2. The method of claim 1, wherein said marine mollusk is a clam.

3. The method of claim 1, wherein said marine mollusk is selected from the group consisting of oyster, mussel, scallop and abalone.

4. The method of claim 1, wherein said retroviral long terminal repeats are Moloney murine leukemia virus long terminal repeats.

5. The method of claim 1, wherein said infecting step is performed by electroporation.

6. The method of claim 1, wherein said infecting step is performed by dechorionation or microinjection.

7. The method of claim 1, wherein the inserting step comprises inserting said exogenous DNA into a first plasmid containing retroviral long terminal repeats, a gene encoding a selectable marker, and said promoter is operably linked to said exogenous DNA.

8. The method of claim 7, wherein the forming step comprises:

transfecting a packaging cell line with said first plasmid, wherein said cell line assembles vector particles containing an RNA copy of said recombinant vector;

infecting a producer cell line with said vector particles, said producer cell line containing retroviral gag and pol;

transfecting said vector particle-containing producer cell line with a second plasmid containing a promoter operably linked to VSV G protein, whereby pseudotyped retroviral vectors containing the VSV-G protein are secreted by said producer cell line.

9. The method of claim 7, wherein said first plasmid is pLSRNL or pGeo4.8.

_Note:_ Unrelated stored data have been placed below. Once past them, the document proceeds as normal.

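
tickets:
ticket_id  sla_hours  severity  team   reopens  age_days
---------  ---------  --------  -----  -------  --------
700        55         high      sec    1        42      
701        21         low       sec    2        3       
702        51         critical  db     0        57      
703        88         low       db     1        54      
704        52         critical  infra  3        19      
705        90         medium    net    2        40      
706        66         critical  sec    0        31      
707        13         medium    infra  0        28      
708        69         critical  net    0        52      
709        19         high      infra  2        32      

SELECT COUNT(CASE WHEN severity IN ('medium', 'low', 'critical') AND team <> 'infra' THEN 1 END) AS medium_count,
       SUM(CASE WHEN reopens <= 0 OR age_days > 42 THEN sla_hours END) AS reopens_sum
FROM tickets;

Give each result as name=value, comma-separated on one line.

[medium_count: severity IN ('medium', 'low', 'critical') AND team <> 'infra']
ticket_id=700: ✗
ticket_id=701: ✓ → 1
ticket_id=702: ✓ → 1
ticket_id=703: ✓ → 1
ticket_id=704: ✗
ticket_id=705: ✓ → 1
ticket_id=706: ✓ → 1
ticket_id=707: ✗
ticket_id=708: ✓ → 1
ticket_id=709: ✗
medium_count = COUNT(1, 1, 1, 1, 1, 1) = 6
—
[reopens_sum: reopens <= 0 OR age_days > 42]
ticket_id=700: ✗
ticket_id=701: ✗
ticket_id=702: ✓ → 51
ticket_id=703: ✓ → 88
ticket_id=704: ✗
ticket_id=705: ✗
ticket_id=706: ✓ → 66
ticket_id=707: ✓ → 13
ticket_id=708: ✓ → 69
ticket_id=709: ✗
reopens_sum = 51 + 88 + 66 + 13 + 69 = 287

medium_count=6, reopens_sum=287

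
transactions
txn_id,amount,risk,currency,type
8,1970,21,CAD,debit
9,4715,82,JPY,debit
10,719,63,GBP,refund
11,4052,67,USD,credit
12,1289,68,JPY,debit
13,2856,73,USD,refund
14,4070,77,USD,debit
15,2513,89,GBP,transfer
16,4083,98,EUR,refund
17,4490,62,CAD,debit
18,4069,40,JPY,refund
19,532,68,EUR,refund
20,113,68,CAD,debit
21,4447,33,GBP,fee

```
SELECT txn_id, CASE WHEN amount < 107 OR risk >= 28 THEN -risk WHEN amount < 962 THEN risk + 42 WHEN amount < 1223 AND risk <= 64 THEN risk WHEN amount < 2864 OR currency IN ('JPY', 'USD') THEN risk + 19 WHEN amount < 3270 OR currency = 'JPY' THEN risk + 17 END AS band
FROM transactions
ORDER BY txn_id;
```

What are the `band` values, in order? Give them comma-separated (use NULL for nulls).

40, -82, -63, -67, -68, -73, -77, -89, -98, -62, -40, -68, -68, -33

txn_id=8: amount < 2864 OR currency IN ('JPY', 'USD') → 40
txn_id=9: amount < 107 OR risk >= 28 → -82
txn_id=10: amount < 107 OR risk >= 28 → -63
txn_id=11: amount < 107 OR risk >= 28 → -67
txn_id=12: amount < 107 OR risk >= 28 → -68
txn_id=13: amount < 107 OR risk >= 28 → -73
txn_id=14: amount < 107 OR risk >= 28 → -77
txn_id=15: amount < 107 OR risk >= 28 → -89
txn_id=16: amount < 107 OR risk >= 28 → -98
txn_id=17: amount < 107 OR risk >= 28 → -62
txn_id=18: amount < 107 OR risk >= 28 → -40
txn_id=19: amount < 107 OR risk >= 28 → -68
txn_id=20: amount < 107 OR risk >= 28 → -68
txn_id=21: amount < 107 OR risk >= 28 → -33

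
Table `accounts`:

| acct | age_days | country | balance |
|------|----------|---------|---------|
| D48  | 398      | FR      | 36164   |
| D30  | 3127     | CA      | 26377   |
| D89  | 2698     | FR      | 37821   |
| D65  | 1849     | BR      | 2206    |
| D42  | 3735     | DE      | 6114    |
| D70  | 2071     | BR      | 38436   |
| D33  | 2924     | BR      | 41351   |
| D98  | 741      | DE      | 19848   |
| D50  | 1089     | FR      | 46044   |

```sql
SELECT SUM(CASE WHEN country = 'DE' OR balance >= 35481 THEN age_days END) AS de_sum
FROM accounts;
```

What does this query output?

acct=D48: ✓ → 398
acct=D30: ✗
acct=D89: ✓ → 2698
acct=D65: ✗
acct=D42: ✓ → 3735
acct=D70: ✓ → 2071
acct=D33: ✓ → 2924
acct=D98: ✓ → 741
acct=D50: ✓ → 1089
de_sum = 398 + 2698 + 3735 + 2071 + 2924 + 741 + 1089 = 13656

13656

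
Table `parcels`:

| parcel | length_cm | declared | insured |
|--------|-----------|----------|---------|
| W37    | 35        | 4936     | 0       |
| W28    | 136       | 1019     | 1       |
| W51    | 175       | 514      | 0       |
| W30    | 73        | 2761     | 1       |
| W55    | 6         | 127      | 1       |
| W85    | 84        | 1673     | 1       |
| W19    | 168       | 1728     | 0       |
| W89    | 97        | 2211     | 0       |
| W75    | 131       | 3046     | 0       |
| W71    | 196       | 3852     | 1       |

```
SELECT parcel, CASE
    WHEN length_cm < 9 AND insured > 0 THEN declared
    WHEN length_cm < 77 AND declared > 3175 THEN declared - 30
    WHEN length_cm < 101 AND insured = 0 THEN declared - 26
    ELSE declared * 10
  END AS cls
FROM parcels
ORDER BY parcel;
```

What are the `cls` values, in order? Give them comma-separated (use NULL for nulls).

parcel=W19: ELSE → 17280
parcel=W28: ELSE → 10190
parcel=W30: ELSE → 27610
parcel=W37: length_cm < 77 AND declared > 3175 → 4906
parcel=W51: ELSE → 5140
parcel=W55: length_cm < 9 AND insured > 0 → 127
parcel=W71: ELSE → 38520
parcel=W75: ELSE → 30460
parcel=W85: ELSE → 16730
parcel=W89: length_cm < 101 AND insured = 0 → 2185

17280, 10190, 27610, 4906, 5140, 127, 38520, 30460, 16730, 2185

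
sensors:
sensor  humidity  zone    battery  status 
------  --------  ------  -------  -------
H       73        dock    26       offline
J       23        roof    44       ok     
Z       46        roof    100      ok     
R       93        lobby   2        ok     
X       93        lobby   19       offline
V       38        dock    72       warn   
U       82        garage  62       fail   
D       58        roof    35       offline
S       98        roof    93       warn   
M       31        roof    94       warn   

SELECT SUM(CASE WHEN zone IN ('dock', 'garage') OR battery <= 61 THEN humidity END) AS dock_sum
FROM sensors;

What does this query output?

460

sensor=H: ✓ → 73
sensor=J: ✓ → 23
sensor=Z: ✗
sensor=R: ✓ → 93
sensor=X: ✓ → 93
sensor=V: ✓ → 38
sensor=U: ✓ → 82
sensor=D: ✓ → 58
sensor=S: ✗
sensor=M: ✗
dock_sum = 73 + 23 + 93 + 93 + 38 + 82 + 58 = 460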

10. The method of claim 7, wherein said promoter is the Rous sarcoma virus promoter.

11. The method of claim 7, wherein said selectable marker is neomycin phosphotransferase.

12. The method of claim 8, wherein said packaging cell line is PA317.

13. The method of claim 8, wherein said producer cell line is 293 cells.

14. The method of claim 8, wherein said second plasmid is pHCMV-G.

15. The method of claim 8, wherein said promoter of said second plasmid is cytomegalovirus promoter.